Возвращаясь однажды с ним летней, с долго не догорающей бледной не то еще вечерней, не то утренней уже зарею, ночью от Нечаева, Иванов поделился своими мыслями насчет того, что все эти их полухмельные разговоры, ночные эти словопрения ничего, собственно, сами по себе изменить не могут, нужны дела, поступки, действия, да вот кто на это готов?..
Ночь стояла тихая, полная луна торопливо, по-воровски то ныряла в тучи, то выныривала из них. Пахло пылью неметеных тротуаров, отработанными за долгий день бензиновыми парами, вывалившимся из переполненных баков подгнивающим мусором. Улицы были пусты, шаги отчетливо и гулко отдавались от стен, на востоке и на западе было равно светло, и непонятно было, откуда же взойдет солнце.

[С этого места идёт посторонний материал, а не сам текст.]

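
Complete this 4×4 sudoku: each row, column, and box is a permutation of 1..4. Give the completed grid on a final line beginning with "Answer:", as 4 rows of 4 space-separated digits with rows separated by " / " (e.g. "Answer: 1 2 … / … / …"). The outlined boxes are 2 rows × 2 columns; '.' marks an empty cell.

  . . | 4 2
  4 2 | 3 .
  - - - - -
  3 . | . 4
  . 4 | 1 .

Step 1. [r1c2∈{1,3}] 3 has one home in row 1: r1c2, so r1c2=3.
Step 2. [r4c4∈{3}] only 3 remains possible at r4c4, so r4c4=3.
Step 3. [r4c1∈{2}] only 2 remains possible at r4c1 ⇒ r4c1=2.
Step 4. [r3c2∈{1}] r3c2 has the single candidate 1, so r3c2=1.
Step 5. [r1c1∈{1}] r1c1 has the single candidate 1. So r1c1=1.
Step 6. [r3c3∈{2}] r3c3 is down to just 2 ⇒ r3c3=2.
Step 7. [r2c4∈{1}] r2c4 has the single candidate 1, so r2c4=1.

Answer: 1 3 4 2 / 4 2 3 1 / 3 1 2 4 / 2 4 1 3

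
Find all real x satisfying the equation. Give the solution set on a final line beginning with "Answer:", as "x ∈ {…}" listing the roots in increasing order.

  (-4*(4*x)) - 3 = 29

Step 1. [(-4*(4*x)) - 3 = 29] -3 is outermost — add 3 both sides. So sub: -4*(4*x) = 32.
Step 2. [-4*(4*x) = 32] LHS = -4·(…); ÷-4 both sides ⇒ div: 4*x = -8.
Step 3. [4*x = -8] 4 out front; divide by 4 ⇒ div: x = -2.

Answer: x ∈ {-2}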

Левинсон долго не отвечал, шел, сунув руки глубоко в карманы, потом, глядя себе под ноги, отозвался:
— Вначале всегда — слово… со слова все и начинается. Не с Робеспьера и гильотины началась Французская революция, с невинных книжек Руссо, которые сейчас никто уже не помнит, или с ернических писаний Вольтера. Вот и сейчас время слова — книги, журнала… А оно уже не в воздухе носится, слово, оно уже вопиет к небу… Все начинается со слова. — Помолчал, сказал неуверенно погодя:- Или, может быть, с Бога… — И с совершенно неожиданной яростью: Если бы для того, чтобы обратить хоть половину человечества к Богу, пришлось бы вторую… — Но не закончил, сам, похоже, испугавшись своей мысли.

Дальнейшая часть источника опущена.